A Pew Research Center study, conducted between 31 August and 7 September, indicated that Americans have heard more about clashes between police and protesters than other recent news stories: around 78% US adults note that they have heard or read a lot about ongoing confrontations.

BLM Violent Tactics Are to Blame for Declining Support

The movement could hardly be called “peaceful” from the outset, argues Dr. Nicholas Waddy, associate professor of history at Alfred State College, New York.

“While the mainstream media has been determined to portray BLM activists as ‘peaceful protesters’, images of carnage in American cities belie these claims. Indeed, the phrase ‘peaceful protesters’ has become a running joke – and the credibility of the pro-BLM media sinks ever lower,” he says. “Declining support for the BLM movement is a natural outgrowth of its radicalism and the violent and aggressive tactics of its members.”

Thus, on 24 June, Greater New York Black Lives Matter president Hawk Newsome made a controversial statement while being interviewed by “The Story” host Martha MacCallum. “If this country doesn’t give us what we want, then we will burn down this system and replace it. All right? And I could be speaking … figuratively. I could be speaking literally. It’s a matter of interpretation.”
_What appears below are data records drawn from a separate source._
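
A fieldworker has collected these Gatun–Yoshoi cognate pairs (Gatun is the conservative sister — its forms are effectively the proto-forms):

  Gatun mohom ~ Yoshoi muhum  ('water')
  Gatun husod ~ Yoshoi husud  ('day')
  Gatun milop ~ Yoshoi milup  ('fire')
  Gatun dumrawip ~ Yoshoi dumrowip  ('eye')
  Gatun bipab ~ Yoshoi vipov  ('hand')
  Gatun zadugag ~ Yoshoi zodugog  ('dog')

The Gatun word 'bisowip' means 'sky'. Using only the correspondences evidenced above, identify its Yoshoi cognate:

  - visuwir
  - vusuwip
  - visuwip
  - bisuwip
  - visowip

visuwip

bipab ~ vipov — Gatun b corresponds to Yoshoi v word-initially before a front vowel.
mohom ~ muhum, husod ~ husud — Gatun o corresponds to Yoshoi u after a consonant, before a consonant other than r, m, n, p, b, f, v.
Applying these to Gatun 'bisowip':
  bisowip → visowip   (b→v word-initially before a front vowel)
  visowip → visuwip   (o→u after a consonant, before a consonant other than r, m, n, p, b, f, v)
So the Yoshoi cognate is 'visuwip'.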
The next day, the Black Lives Matter Global Network Foundation, established by Patrisse Cullors, Alicia Garza, and Opal Tometi, who run the BLM website, rushed to distance themselves from Newsome, saying that their entity has no relation to the African American activist. Nevertheless, the BLMGNF itself came into the cross-hairs of conservative observers, who unearthed a video that featured Patrisse Cullors saying that she and her fellow organisers are “trained Marxists”. In addition, reports emerged questioning the BLMGNF fundraising activities and spending priorities.

The trigger point for the nationwide protest movement against police brutality also raises questions, according to Waddy: “There has never been any evidence that the police officers in any of the infamous incidents of 2020, including the death of George Floyd, were motivated by racial animus. None. The media doesn’t care.” Besides this, most Americans were unaware of George Floyd’s background, which included a violent criminal history, when the protests started.
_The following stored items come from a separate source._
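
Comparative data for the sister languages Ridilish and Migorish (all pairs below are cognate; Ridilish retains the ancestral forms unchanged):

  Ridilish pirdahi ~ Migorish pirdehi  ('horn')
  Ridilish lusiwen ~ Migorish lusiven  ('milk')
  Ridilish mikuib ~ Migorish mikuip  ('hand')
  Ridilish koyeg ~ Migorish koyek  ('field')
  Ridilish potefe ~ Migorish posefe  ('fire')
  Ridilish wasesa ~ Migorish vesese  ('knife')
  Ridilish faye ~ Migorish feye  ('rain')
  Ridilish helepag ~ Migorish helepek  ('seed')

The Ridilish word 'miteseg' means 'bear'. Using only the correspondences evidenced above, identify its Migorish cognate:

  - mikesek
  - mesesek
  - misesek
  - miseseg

potefe ~ posefe — Ridilish t corresponds to Migorish s between vowels (before a front vowel).
koyeg ~ koyek, helepag ~ helepek — Ridilish g corresponds to Migorish k word-finally.
Applying these to Ridilish 'miteseg':
  miteseg → miseseg   (t→s between vowels (before a front vowel))
  miseseg → misesek   (g→k word-finally)
So the Migorish cognate is 'misesek'.

misesek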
‘Both Parties Will Eventually Disown the Hotheads in BLM’

The future of the Black Lives Matter movement is largely dependent upon the outcome of the November elections, Shirley Jackson contends. According to her, if Democratic presidential nominee Joe Biden and his running mate Kamala Harris come out on top, one can expect that the movement will receive political support.
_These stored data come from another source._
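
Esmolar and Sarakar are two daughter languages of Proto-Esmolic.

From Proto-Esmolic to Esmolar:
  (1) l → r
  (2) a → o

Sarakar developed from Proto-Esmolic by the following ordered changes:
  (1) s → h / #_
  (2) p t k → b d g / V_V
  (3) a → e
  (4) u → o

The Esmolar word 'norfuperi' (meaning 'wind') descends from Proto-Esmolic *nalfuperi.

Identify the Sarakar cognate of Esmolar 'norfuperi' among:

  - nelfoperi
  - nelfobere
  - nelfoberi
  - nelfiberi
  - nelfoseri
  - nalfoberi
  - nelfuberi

Sarakar: start from *nalfuperi.
  rule 1: no change — nalfuperi
  rule 2 (intervocalic voicing): nalfuperi → nalfuberi
  rule 3 (vowel merger): nalfuberi → nelfuberi
  rule 4 (vowel merger): nelfuberi → nelfoberi
  ⇒ Sarakar nelfoberi

nelfoberi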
In contrast, if Donald Trump is re-elected, “there is the real possibility for things to get worse for not only the BLM movement but for any left-wing movement,” Jackson notes, citing potential federal law enforcement involvement in Democratic strongholds Oregon and Portland, and the president’s defunding of “blue” cities.

On Monday, the Justice Department announced it had identified three American cities – New York City, Seattle and Portland – which are now at risk of losing federal funding since they had “permitted violence and destruction of property”. The DoJ also cited an uptick in crime, cuts to police departments’ budgets and the rejection of federal assistance to tackle with the protests as part of the rationale behind targeting the three cities.

However, the truth is that whether Biden or Trump prevails in 2020, both parties will eventually disown the hotheads in BLM, Nicholas Waddy emphasises.

According to him, left-leaning mass media and Democratic politicians endorsed the movement and overlooked violence which accompanied the protests “because they anticipate that anger and fear amongst people of colour will help to elect Joe Biden in November”.

Once winning the White House, the Democrats, who are currently supportive and fearful of BLM, will try to disassociate themselves from the movement’s ardent activists, he foresees, adding that if the GOP retains the Oval Office it will ditch the activists once BLM’s public approval, as measured in the polls, sinks a little lower.

“I predict that BLM will fade into insignificance by 2021,” Waddy concludes.